Prescription du viol: Naguit indigné

Prescription du viol: Naguit indigné
Nagui © FRANCK FIFE / AFP

Invité dans l’émission « Quotidien », Nagui a tenu à exprimer son point de vue sur un sujet de société quelque peu politique. L’animateur de « N’oubliez pas les paroles » a notamment abordé la question du consentement des mineurs à l’acte sexuel ainsi que celle de la prescription des crimes sexuelles.

Nagui dans la peau du politique sur « Quotidien »

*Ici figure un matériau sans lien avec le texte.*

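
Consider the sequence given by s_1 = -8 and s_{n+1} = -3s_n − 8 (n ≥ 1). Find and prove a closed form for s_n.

Claim: s_n = 2·(-3)^n − 2.

Base case: s_1 = -8, and 2·(-3)^1 − 2 = -6 − 2 = -8.
Assume s_j = 2·(-3)^j − 2 for some j ≥ 1.
Then s_{j+1} = -3s_j − 8 = -3·(2·(-3)^j − 2) − 8 = -6·(-3)^j + 6 − 8 = 2·(-3)^{j+1} − 2.
By induction, s_n = 2·(-3)^n − 2 for all n ≥ 1.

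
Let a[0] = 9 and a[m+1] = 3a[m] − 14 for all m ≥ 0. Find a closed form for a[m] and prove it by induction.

Claim: a[m] = 2·3^m + 7.

Base case: a[0] = 9, and 2·3^0 + 7 = 2 + 7 = 9.
Assume a[j] = 2·3^j + 7 for some j ≥ 0.
Then a[j+1] = 3a[j] − 14 = 3·(2·3^j + 7) − 14 = 6·3^j + 21 − 14 = 2·3^{j+1} + 7.
So the formula holds for j+1, and by induction a[m] = 2·3^m + 7 for all m ≥ 0.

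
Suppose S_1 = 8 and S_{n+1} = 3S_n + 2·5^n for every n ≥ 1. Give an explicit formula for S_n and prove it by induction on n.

Claim: S_n = 3^n + 5^n.

Base case: S_1 = 8, and 3^1 + 5^1 = 3 + 5 = 8.
Assume S_j = 3^j + 5^j for some j ≥ 1.
Then S_{j+1} = 3S_j + 2·5^j = 3·(3^j + 5^j) + 2·5^j = 3^{j+1} + 3·5^j + 2·5^j = 3^{j+1} + 5·5^j = 3^{j+1} + 5^{j+1}.
Hence S_n = 3^n + 5^n for every n ≥ 1, by induction.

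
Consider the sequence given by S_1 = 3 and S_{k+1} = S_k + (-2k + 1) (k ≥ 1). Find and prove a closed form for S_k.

Claim: S_k = -k^2 + 2k + 2.

Base case: S_1 = 3, and -1^2 + 2·1 + 2 = 3.
Assume S_m = -m^2 + 2m + 2.
Then S_{m+1} = S_m + (-2m + 1) = (-m^2 + 2m + 2) + (-2m + 1) = -m^2 + 3,
and -(m+1)^2 + 2·(m+1) + 2 = -m^2 + 3.
By induction, S_k = -k^2 + 2k + 2 for all k ≥ 1.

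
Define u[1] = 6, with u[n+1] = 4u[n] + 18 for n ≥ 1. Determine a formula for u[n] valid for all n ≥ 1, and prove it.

Claim: u[n] = 3·4^n − 6.

Base case: u[1] = 6, and 3·4^1 − 6 = 12 − 6 = 6.
Assume u[j] = 3·4^j − 6 for some j ≥ 1.
Then u[j+1] = 4u[j] + 18 = 4·(3·4^j − 6) + 18 = 12·4^j − 24 + 18 = 3·4^{j+1} − 6.
Hence u[n] = 3·4^n − 6 for every n ≥ 1, by induction.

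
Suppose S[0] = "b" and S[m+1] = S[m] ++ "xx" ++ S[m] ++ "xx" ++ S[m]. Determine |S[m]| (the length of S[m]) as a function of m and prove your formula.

Claim: |S[m]| = 3^{m+1} − 2.

Base case: |S[0]| = 1, and 3^{0+1} − 2 = 1.
Assume |S[r]| = 3^{r+1} − 2.
Then |S[r+1]| = 3|S[r]| + 4 = 3(3^{r+1} − 2) + 4 = 3^{r+2} − 6 + 4 = 3^{r+2} − 2.
This completes the inductive step, so |S[m]| = 3^{m+1} − 2 for all m ≥ 0.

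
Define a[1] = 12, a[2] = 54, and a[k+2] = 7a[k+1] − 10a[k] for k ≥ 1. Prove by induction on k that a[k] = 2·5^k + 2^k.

Base cases: a[1] = 12 and 2·5^1 + 2^1 = 12; a[2] = 54 and 2·5^2 + 2^2 = 54.
Assume a[i] = 2·5^i + 2^i for all 1 ≤ i ≤ j, where j ≥ 2.
Then a[j+1] = 7a[j] − 10a[j−1] = 7·(2·5^j + 2^j) − 10·(2·5^{j−1} + 2^{j−1}) = 2·(7·5 − 10)5^{j−1} + (7·2 − 10)2^{j−1} = 50·5^{j−1} + 4·2^{j−1} = 2·5^{j+1} + 2^{j+1}.
This completes the inductive step, so a[k] = 2·5^k + 2^k for all k ≥ 1.

a[k] = 2·5^k + 2^k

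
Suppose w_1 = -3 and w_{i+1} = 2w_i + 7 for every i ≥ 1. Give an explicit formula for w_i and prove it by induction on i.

Claim: w_i = 2^{i+1} − 7.

Base case: w_1 = -3, and 2^{1+1} − 7 = 4 − 7 = -3.
Assume w_j = 2^{j+1} − 7 for some j ≥ 1.
Then w_{j+1} = 2w_j + 7 = 2·(2^{j+1} − 7) + 7 = 2^{j+2} − 14 + 7 = 2^{j+2} − 7.
This completes the inductive step, so w_i = 2^{i+1} − 7 for all i ≥ 1.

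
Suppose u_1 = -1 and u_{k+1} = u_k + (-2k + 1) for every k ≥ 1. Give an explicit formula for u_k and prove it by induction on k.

Claim: u_k = -k^2 + 2k − 2.

Base case: u_1 = -1, and -1^2 + 2·1 − 2 = -1.
Assume u_r = -r^2 + 2r − 2.
Then u_{r+1} = u_r + (-2r + 1) = (-r^2 + 2r − 2) + (-2r + 1) = -r^2 − 1,
and -(r+1)^2 + 2·(r+1) − 2 = -r^2 − 1.
Hence u_k = -k^2 + 2k − 2 for every k ≥ 1, by induction.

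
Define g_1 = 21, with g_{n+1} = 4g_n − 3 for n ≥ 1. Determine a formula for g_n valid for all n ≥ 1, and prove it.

Claim: g_n = 5·4^n + 1.

Base case: g_1 = 21, and 5·4^1 + 1 = 20 + 1 = 21.
Assume g_m = 5·4^m + 1 for some m ≥ 1.
Then g_{m+1} = 4g_m − 3 = 4·(5·4^m + 1) − 3 = 20·4^m + 4 − 3 = 5·4^{m+1} + 1.
By induction, g_n = 5·4^n + 1 for all n ≥ 1.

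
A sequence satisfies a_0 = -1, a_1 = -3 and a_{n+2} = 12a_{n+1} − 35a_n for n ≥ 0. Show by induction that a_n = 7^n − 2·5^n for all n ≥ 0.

Base cases: a_0 = -1 and 7^0 − 2·5^0 = -1; a_1 = -3 and 7^1 − 2·5^1 = -3.
Assume a_i = 7^i − 2·5^i for all 0 ≤ i ≤ j, where j ≥ 1.
Then a_{j+1} = 12a_j − 35a_{j−1} = 12·(7^j − 2·5^j) − 35·(7^{j−1} − 2·5^{j−1}) = (12·7 − 35)7^{j−1} − 2·(12·5 − 35)5^{j−1} = 49·7^{j−1} − 50·5^{j−1} = 7^{j+1} − 2·5^{j+1}.
So the formula holds for j+1, and by strong induction a_n = 7^n − 2·5^n for all n ≥ 0.

a_n = 7^n − 2·5^n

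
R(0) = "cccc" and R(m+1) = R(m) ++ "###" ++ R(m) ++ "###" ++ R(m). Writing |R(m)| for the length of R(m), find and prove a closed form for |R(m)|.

Claim: |R(m)| = 7·3^m − 3.

Base case: |R(0)| = 4, and 7·3^0 − 3 = 4.
Assume |R(r)| = 7·3^r − 3.
Then |R(r+1)| = 3|R(r)| + 6 = 3(7·3^r − 3) + 6 = 7·3^{r+1} − 9 + 6 = 7·3^{r+1} − 3.
Hence |R(m)| = 7·3^m − 3 for every m ≥ 0, by induction.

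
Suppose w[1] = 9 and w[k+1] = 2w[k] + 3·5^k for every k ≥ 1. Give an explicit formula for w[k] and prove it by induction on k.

Claim: w[k] = 2·2^k + 5^k.

Base case: w[1] = 9, and 2·2^1 + 5^1 = 4 + 5 = 9.
Assume w[j] = 2·2^j + 5^j for some j ≥ 1.
Then w[j+1] = 2w[j] + 3·5^j = 2·(2·2^j + 5^j) + 3·5^j = 2·2^{j+1} + 2·5^j + 3·5^j = 2·2^{j+1} + 5·5^j = 2·2^{j+1} + 5^{j+1}.
Hence w[k] = 2·2^k + 5^k for every k ≥ 1, by induction.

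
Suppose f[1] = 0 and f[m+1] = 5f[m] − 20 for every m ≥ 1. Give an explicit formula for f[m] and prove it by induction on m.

Claim: f[m] = -5^m + 5.

Base case: f[1] = 0, and -5^1 + 5 = -5 + 5 = 0.
Assume f[k] = -5^k + 5 for some k ≥ 1.
Then f[k+1] = 5f[k] − 20 = 5·(-5^k + 5) − 20 = -5^{k+1} + 25 − 20 = -5^{k+1} + 5.
So the formula holds for k+1, and by induction f[m] = -5^m + 5 for all m ≥ 1.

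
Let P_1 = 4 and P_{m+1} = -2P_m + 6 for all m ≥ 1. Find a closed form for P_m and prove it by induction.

Claim: P_m = -(-2)^m + 2.

Base case: P_1 = 4, and -(-2)^1 + 2 = 2 + 2 = 4.
Assume P_j = -(-2)^j + 2 for some j ≥ 1.
Then P_{j+1} = -2P_j + 6 = -2·(-(-2)^j + 2) + 6 = 2·(-2)^j − 4 + 6 = -(-2)^{j+1} + 2.
So the formula holds for j+1, and by induction P_m = -(-2)^m + 2 for all m ≥ 1.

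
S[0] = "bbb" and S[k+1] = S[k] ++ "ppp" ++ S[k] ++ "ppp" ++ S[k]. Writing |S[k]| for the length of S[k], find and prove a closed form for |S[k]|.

Claim: |S[k]| = 6·3^k − 3.

Base case: |S[0]| = 3, and 6·3^0 − 3 = 3.
Assume |S[r]| = 6·3^r − 3.
Then |S[r+1]| = 3|S[r]| + 6 = 3(6·3^r − 3) + 6 = 6·3^{r+1} − 9 + 6 = 6·3^{r+1} − 3.
This completes the inductive step, so |S[k]| = 6·3^k − 3 for all k ≥ 0.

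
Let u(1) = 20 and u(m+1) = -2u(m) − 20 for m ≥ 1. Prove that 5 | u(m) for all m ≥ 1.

Base case: u(1) = 20 = 5·4, so 5 | u(1).
Assume 5 | u(k), so u(k) = 5t for some integer t.
Then u(k+1) = -2u(k) − 20 = -2·(5t) − 20 = 5(-2t − 4), so 5 | u(k+1).
By induction, 5 | u(m) for all m ≥ 1.

5 | u(m)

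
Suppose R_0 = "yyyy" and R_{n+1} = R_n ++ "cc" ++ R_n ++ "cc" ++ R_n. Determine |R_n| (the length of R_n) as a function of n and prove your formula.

Claim: |R_n| = 6·3^n − 2.

Base case: |R_0| = 4, and 6·3^0 − 2 = 4.
Assume |R_j| = 6·3^j − 2.
Then |R_{j+1}| = 3|R_j| + 4 = 3(6·3^j − 2) + 4 = 6·3^{j+1} − 6 + 4 = 6·3^{j+1} − 2.
By induction, |R_n| = 6·3^n − 2 for all n ≥ 0.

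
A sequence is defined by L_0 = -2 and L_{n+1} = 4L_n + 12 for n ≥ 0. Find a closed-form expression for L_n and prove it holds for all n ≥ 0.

Claim: L_n = 2·4^n − 4.

Base case: L_0 = -2, and 2·4^0 − 4 = 2 − 4 = -2.
Assume L_k = 2·4^k − 4 for some k ≥ 0.
Then L_{k+1} = 4L_k + 12 = 4·(2·4^k − 4) + 12 = 8·4^k − 16 + 12 = 2·4^{k+1} − 4.
So the formula holds for k+1, and by induction L_n = 2·4^n − 4 for all n ≥ 0.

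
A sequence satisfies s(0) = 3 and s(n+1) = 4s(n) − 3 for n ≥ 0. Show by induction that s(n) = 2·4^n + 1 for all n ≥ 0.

Base case: s(0) = 3, and 2·4^0 + 1 = 2 + 1 = 3.
Assume s(r) = 2·4^r + 1 for some r ≥ 0.
Then s(r+1) = 4s(r) − 3 = 4·(2·4^r + 1) − 3 = 8·4^r + 4 − 3 = 2·4^{r+1} + 1.
So the formula holds for r+1, and by induction s(n) = 2·4^n + 1 for all n ≥ 0.

s(n) = 2·4^n + 1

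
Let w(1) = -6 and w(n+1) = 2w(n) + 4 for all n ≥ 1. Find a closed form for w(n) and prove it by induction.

Claim: w(n) = -2^n − 4.

Base case: w(1) = -6, and -2^1 − 4 = -2 − 4 = -6.
Assume w(k) = -2^k − 4 for some k ≥ 1.
Then w(k+1) = 2w(k) + 4 = 2·(-2^k − 4) + 4 = -2^{k+1} − 8 + 4 = -2^{k+1} − 4.
Hence w(n) = -2^n − 4 for every n ≥ 1, by induction.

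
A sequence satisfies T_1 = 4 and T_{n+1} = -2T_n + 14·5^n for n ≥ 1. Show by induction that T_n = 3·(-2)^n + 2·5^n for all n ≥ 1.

Base case: T_1 = 4, and 3·(-2)^1 + 2·5^1 = -6 + 10 = 4.
Assume T_r = 3·(-2)^r + 2·5^r for some r ≥ 1.
Then T_{r+1} = -2T_r + 14·5^r = -2·(3·(-2)^r + 2·5^r) + 14·5^r = 3·(-2)^{r+1} − 4·5^r + 14·5^r = 3·(-2)^{r+1} + 10·5^r = 3·(-2)^{r+1} + 2·5^{r+1}.
So the formula holds for r+1, and by induction T_n = 3·(-2)^n + 2·5^n for all n ≥ 1.

T_n = 3·(-2)^n + 2·5^n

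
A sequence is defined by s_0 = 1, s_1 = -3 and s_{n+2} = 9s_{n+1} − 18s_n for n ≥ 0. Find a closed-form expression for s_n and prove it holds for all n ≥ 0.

Claim: s_n = 3·3^n − 2·6^n.

Base cases: s_0 = 1 and 3·3^0 − 2·6^0 = 1; s_1 = -3 and 3·3^1 − 2·6^1 = -3.
Assume s_j = 3·3^j − 2·6^j for all 0 ≤ j ≤ m, where m ≥ 1.
Then s_{m+1} = 9s_m − 18s_{m−1} = 9·(3·3^m − 2·6^m) − 18·(3·3^{m−1} − 2·6^{m−1}) = 3·(9·3 − 18)3^{m−1} − 2·(9·6 − 18)6^{m−1} = 27·3^{m−1} − 72·6^{m−1} = 3·3^{m+1} − 2·6^{m+1}.
Hence s_n = 3·3^n − 2·6^n for every n ≥ 0, by strong induction.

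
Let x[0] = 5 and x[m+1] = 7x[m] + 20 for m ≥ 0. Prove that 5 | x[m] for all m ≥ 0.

Base case: x[0] = 5 = 5·1, so 5 | x[0].
Assume 5 | x[k], so x[k] = 5t for some integer t.
Then x[k+1] = 7x[k] + 20 = 7·(5t) + 20 = 5(7t + 4), so 5 | x[k+1].
By induction, 5 | x[m] for all m ≥ 0.

5 | x[m]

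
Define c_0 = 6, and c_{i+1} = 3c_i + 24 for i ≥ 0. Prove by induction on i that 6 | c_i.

Base case: c_0 = 6 = 6·1, so 6 | c_0.
Assume 6 | c_r, so c_r = 6t for some integer t.
Then c_{r+1} = 3c_r + 24 = 3·(6t) + 24 = 6(3t + 4), so 6 | c_{r+1}.
Hence 6 | c_i for every i ≥ 0, by induction.

6 | c_i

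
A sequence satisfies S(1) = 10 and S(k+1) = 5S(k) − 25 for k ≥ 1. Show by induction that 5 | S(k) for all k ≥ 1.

Base case: S(1) = 10 = 5·2, so 5 | S(1).
Assume 5 | S(m), so S(m) = 5t for some integer t.
Then S(m+1) = 5S(m) − 25 = 5·(5t) − 25 = 5(5t − 5), so 5 | S(m+1).
This completes the inductive step, so 5 | S(k) for all k ≥ 1.

5 | S(k)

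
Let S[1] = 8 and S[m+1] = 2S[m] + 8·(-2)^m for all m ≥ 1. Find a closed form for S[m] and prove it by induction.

Claim: S[m] = 2·2^m − 2·(-2)^m.

Base case: S[1] = 8, and 2·2^1 − 2·(-2)^1 = 4 + 4 = 8.
Assume S[r] = 2·2^r − 2·(-2)^r for some r ≥ 1.
Then S[r+1] = 2S[r] + 8·(-2)^r = 2·(2·2^r − 2·(-2)^r) + 8·(-2)^r = 2·2^{r+1} − 4·(-2)^r + 8·(-2)^r = 2·2^{r+1} + 4·(-2)^r = 2·2^{r+1} − 2·(-2)^{r+1}.
By induction, S[m] = 2·2^m − 2·(-2)^m for all m ≥ 1.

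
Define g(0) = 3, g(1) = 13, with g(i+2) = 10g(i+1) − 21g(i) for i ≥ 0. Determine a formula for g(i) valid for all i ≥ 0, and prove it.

Claim: g(i) = 2·3^i + 7^i.

Base cases: g(0) = 3 and 2·3^0 + 7^0 = 3; g(1) = 13 and 2·3^1 + 7^1 = 13.
Assume g(t) = 2·3^t + 7^t for all 0 ≤ t ≤ j, where j ≥ 1.
Then g(j+1) = 10g(j) − 21g(j−1) = 10·(2·3^j + 7^j) − 21·(2·3^{j−1} + 7^{j−1}) = 2·(10·3 − 21)3^{j−1} + (10·7 − 21)7^{j−1} = 18·3^{j−1} + 49·7^{j−1} = 2·3^{j+1} + 7^{j+1}.
This completes the inductive step, so g(i) = 2·3^i + 7^i for all i ≥ 0.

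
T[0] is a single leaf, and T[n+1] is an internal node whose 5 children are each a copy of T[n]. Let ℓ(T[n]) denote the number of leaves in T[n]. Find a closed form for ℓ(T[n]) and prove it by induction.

Claim: ℓ(T[n]) = 5^n.

Base case: ℓ(T[0]) = 1, and 5^0 = 1.
Assume ℓ(T[m]) = 5^m.
Then ℓ(T[m+1]) = 5·ℓ(T[m]) = 5·5^m = 5^{m+1}.
Hence ℓ(T[n]) = 5^n for every n ≥ 0, by induction.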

Dans la soirée du mardi dernier, Nagui était sur le plateau de « Quotidien » pour faire la promotion de de son nouveau jeu « Seul contre tous ». Interrogé par Yann Barthès sur le sujet, Nagui a également tenu à commenter ses déclarations sur des faits de société. L’animateur de France 2 avait en effet, à travers des tweets exprimé sa position par rapport à l’âge du consentement sexuel et la problématique de la prescription des crime sexuels. Nagui a dans un premier temps semblé très surpris par le fait que le présentateur de « Quotidien » lui ait demandé la motivation de sa démarche. L’animateur de France 2 a donc tenu à relever la gravité de la situation. Pour lui, à treize ans, une fille ne saurait véritablement manifester un consentement éclairé. Le comble serait qu’un juge hésite à établir si un acte sexuel sur un mineur de cet âge là puisse être qualifié de viol.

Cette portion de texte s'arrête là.